El primer ministro de Somalia, Abdi Farah Shirdon, anunció hoy su nuevo Gabinete, integrado por diez ministros entre los que destaca Fowsiyo Yusuf Haji Adan, primera mujer en la historia del país que ocupa la cartera de Exteriores.

"Tras largas discusiones y consultas, he nombrado mi Gabinete, que consiste en sólo diez miembros.

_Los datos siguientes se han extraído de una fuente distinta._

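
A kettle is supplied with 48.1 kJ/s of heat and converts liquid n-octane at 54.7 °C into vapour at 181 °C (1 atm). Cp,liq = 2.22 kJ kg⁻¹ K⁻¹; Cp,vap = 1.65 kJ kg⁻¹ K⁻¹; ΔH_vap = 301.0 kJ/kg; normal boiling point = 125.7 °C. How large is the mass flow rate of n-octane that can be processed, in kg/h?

ṁ = 315 kg/h

Δh = 2.22×(125.7−54.7) + 301.0 + 1.65×(181−125.7) = 549.87 kJ/kg
Q = 48.1 kJ/s = 48.1 kJ/s = 173160 kJ/h
ṁ = Q/Δh = 173160 / 549.87 = 314.91 kg/h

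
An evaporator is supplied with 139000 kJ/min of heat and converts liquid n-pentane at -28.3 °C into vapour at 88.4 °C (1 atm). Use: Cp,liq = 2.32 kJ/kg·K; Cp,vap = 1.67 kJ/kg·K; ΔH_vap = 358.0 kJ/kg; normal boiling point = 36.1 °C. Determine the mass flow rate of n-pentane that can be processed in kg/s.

ṁ = 3.90 kg/s

Δh = 2.32×(36.1−-28.3) + 358.0 + 1.67×(88.4−36.1) = 594.75 kJ/kg
Q = 139000 kJ/min = 2316.7 kJ/s = 2316.7 kJ/s
ṁ = Q/Δh = 2316.7 / 594.75 = 3.8952 kg/s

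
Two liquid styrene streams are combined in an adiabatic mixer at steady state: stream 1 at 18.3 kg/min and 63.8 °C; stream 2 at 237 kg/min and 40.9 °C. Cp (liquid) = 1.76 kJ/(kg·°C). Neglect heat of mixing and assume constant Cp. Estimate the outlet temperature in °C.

Energy balance with Q = 0: Σ ṁᵢCp,ᵢ(T_out − Tᵢ) = 0
T_out = Σ ṁᵢCp,ᵢTᵢ / Σ ṁᵢCp,ᵢ
      = 19115 / 449.33 = 42.541 °C

T_out = 42.5 °C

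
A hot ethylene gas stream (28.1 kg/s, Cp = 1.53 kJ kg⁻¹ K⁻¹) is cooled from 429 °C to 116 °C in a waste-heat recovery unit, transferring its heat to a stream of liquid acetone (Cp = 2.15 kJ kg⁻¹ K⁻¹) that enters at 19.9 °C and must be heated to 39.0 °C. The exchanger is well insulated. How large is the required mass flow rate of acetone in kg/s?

ṁ_c = 328 kg/s

Heat released by hot stream: Q = 28.1 × 1.53 × (429 − 116) = 13457 kJ/s
Energy balance on cold side (adiabatic exchanger): Q = ṁ_c·Cp_c·(T_c,out − T_c,in)
ṁ_c = 13457 / [2.15 × (39.0 − 19.9)] = 327.7 kg/s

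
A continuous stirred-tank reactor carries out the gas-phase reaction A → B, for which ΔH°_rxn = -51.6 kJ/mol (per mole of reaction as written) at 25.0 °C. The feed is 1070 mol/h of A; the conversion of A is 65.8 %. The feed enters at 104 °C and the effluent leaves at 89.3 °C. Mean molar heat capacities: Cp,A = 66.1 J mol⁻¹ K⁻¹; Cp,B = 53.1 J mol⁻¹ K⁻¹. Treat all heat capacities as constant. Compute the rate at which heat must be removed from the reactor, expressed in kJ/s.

Q_out = 10.5 kJ/s

Extent of reaction ξ = 0.658 × 1070 = 704.06 mol/h
Reaction term: ξ·ΔH°_rxn = 704.06 × -51.6 = -36329 kJ/h
Sensible, feed 104→25 °C: -5587.4 kJ/h
Outlet flows (mol/h): A 365.94, B 704.06
Sensible, products 25→89.3 °C: 3959.2 kJ/h
Q = ΔH = -37958 kJ/h = -10.544 kW
Heat removed = 10.544 kJ/s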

Por primera vez en la historia de Somalia, entre ellos hay una mujer que es ministra de Asuntos Exteriores", afirmó el primer ministro.

La nueva jefa de la diplomacia somalí, que también ocupará el cargo de viceprimera ministra (otro logro histórico para una somalí), recordó ante los periodistas que las mujeres tienen "derechos" y prometió trabajar por "el pueblo de Somalia".

El nuevo Ejecutivo contará con otra mujer, Maryan Qasim Ahmed, quien fue designada ministra de Desarrollo y Asuntos Sociales.

Shirdon prometió que su flamante Gobierno, que aún debe ser aprobado por el Parlamento somalí, trabajará para llevar a Somalia "la paz y el desarrollo", a fin de "cumplir las expectativas del pueblo en esta difícil coyuntura".

En un comunicado, el embajador de la Unión Europea ante Somalia, Michele Cervone d'Urso, se felicitó por el anuncio del nuevo Gabinete, que representa, en su opinión, "un paso más en la consolidación de las nuevas instituciones federales".

Como recordó el primer ministro, designado el pasado 6 de octubre por el presidente somalí, Hassan Sheikh Mohamud, la seguridad sigue siendo el gran desafío del Gobierno.

A pesar de los avances logrados este año en el terreno político con la elección de un Parlamento, un presidente y un primer ministro que puso fin al Ejecutivo de transición, Somalia se encuentra todavía inmersa en un conflicto armado.

En ese conflicto, las tropas de la Misión de la Unión Africana en Somalia (AMISOM), el Ejército somalí, las Fuerzas Armadas etíopes y milicias pro gubernamentales combaten a la milicia islamista de Al Shabab, que anunció el pasado febrero su unión formal a la red terrorista Al Qaeda y lucha por instaurar un Estado musulmán de corte wahabí en el país africano.

Aunque las tropas aliadas arrebataron a finales del pasado septiembre a Al Shabab su principal bastión, la ciudad costera sureña de Kismayo, los radicales controlan buena parte del centro y el sur del país, donde el frágil Ejecutivo somalí aún no impone su autoridad.

Somalia vive en un estado de guerra civil y caos desde 1991, cuando fue derrocado el dictador Mohamed Siad Barré, lo que dejó al país sin un gobierno efectivo y en manos de milicias islamistas, señores de la guerra y bandas de delincuentes armados.